Петр Воробьев задумался:
— Не подходить?
— Не подходи…
— А к кому можно подходить?
— Можешь… ко мне подходить.
Трудно угадать, как отнесся Петр Воробьев к проекту такой замены Ванды Алексеем Зырянским. Во всяком случае, он еще подумал и сказал:
— Странно у вас как-то… товарищи!
И все-таки, сколько ни смотрели потом пацаны, а не видели Ванды рядом с шофером: ни в клубе, ни в кабинке, ни на катке. Беспокоило их только одно: почему Ванда ходит такая веселая, даже поет, даже в цехе поет. И Петр Воробьев как будто повеселел, разговорчивее сделался, может быть, даже румянее.
3. Занимательная арифметика
В апреле пришло много каменщиков и стали быстро строить новый завод. Не успели ребята опомниться, как уже под второй этаж начали подбираться леса на постройке. Здание строилось громадное, с разными поворотами, вокруг постройки моментально образовался целый город непривычно запутанных вещей: сараев, бараков, кладовок, бочек, складов, ям и всякого строительного мусора. Старшие колонисты приходили сюда по вечерам и молча наблюдали работу, а четвертая бригада не могла так спокойно наблюдать: тянуло на леса, на стены, на переходы, нужно было поговорить с каждым каменщиком и посмотреть, как он делает свое дело. Каменщики охотно разговаривали и показывали секреты своего искусства. Но чем выше росли леса, тем меньше становилось разговоров: все темы были в известной мере исчерпаны, зато на постройке образовалось так много интереснейших уголков! И теперь каменщики были недовольны:
— И чего это вас тут носит нелегкая. Свалишься, и кончено!
— Не свалюсь.
— Свалишься и костей не соберешь.
— Соберу…
— Убьешься, плакать по тебе будут.
— Никто плакать не будет.
— Родные будут…
— О! Родные!
— Товарищи жалеть будут.
— Товарищи не будут плакать, дядя, марш похоронный сыграют, а чего плакать?

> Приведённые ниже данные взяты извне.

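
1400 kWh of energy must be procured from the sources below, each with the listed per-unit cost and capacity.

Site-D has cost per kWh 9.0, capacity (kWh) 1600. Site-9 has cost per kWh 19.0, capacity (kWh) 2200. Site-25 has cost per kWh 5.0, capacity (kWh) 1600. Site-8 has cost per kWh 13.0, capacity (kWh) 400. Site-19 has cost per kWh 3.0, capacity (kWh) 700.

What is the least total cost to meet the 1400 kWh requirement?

Fill from the cheapest source first.
Site-19 at 3.0: take all 700 kWh — 700 still needed.
Take 700 from Site-25 at 5.0 to finish.
Site-D, Site-8, Site-9: unused.
Cost = 700×3.0 + 700×5.0 = 5600.

5600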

— Ну и народ же… Марш отсюда, пока я тебя лопатой не огрел!
— Лопатой, это, дяденька, брось! А я и так уйду. Думаешь, очень интересно?
Уходить нужно было не столько потому, что прогоняли, сколько по другим причинам: много дела и в других местах и нужно наведаться к диаграмме, не повесили ли новую боевую сводку?
« Положение на фронте на 15 апреля
Правый фланг — девочки, выполняя ежедневно программу на 170–180 процентов, с боем прошли линию 17 мая и ведут дальнейшее наступление на отступающего в беспорядке противника.
Боевой
Центр продолжает нажимать на синих и сегодня вышел на линию 21 апреля, идя впереди сегодняшнего дня на шесть переходов.
Только на левом фланге продолжается позорное затишье, столяры по-прежнему стоят на линии 15 марта, отставая от сегодняшнего дня на целый месяц.
Несмотря на это, под напором центра, и в особенности правого фланга, противник перевел свои силы даже и на левом фланге на линию 20 апреля: общий план колонии идет с перевыполнением на четыре дня.
Девчата впереди! Привет девчатам! Поздравляем пятую и одиннадцатую бригады!»
У диаграммы толпа, трудно пробиться к стене, приходиться подскакивать или нырять под локтями. Ваня закричал:
— Столяры! Ужас!
Бегунок поддержал в таком же стиле:
— Убиться можно!
Игорь Чернявин лучше бы не подходил — другие столяры ведь не подходят. Он подошел только потому, что состоял при боевом штабе в качестве редактора боевой сводки, и ему всегда интересно было прочитать свой собственный текст. Все-таки приходилось защищаться, хотя и старыми методами, давно уже опороченными:
— Что вы понимаете, синьоры? Тоже — токари! Ты сделай чертежный стол!
Ваня взялся руками за уши:
— Кошмар, и все! Так и написано: «отставая от сегодняшнего дня на целый месяц».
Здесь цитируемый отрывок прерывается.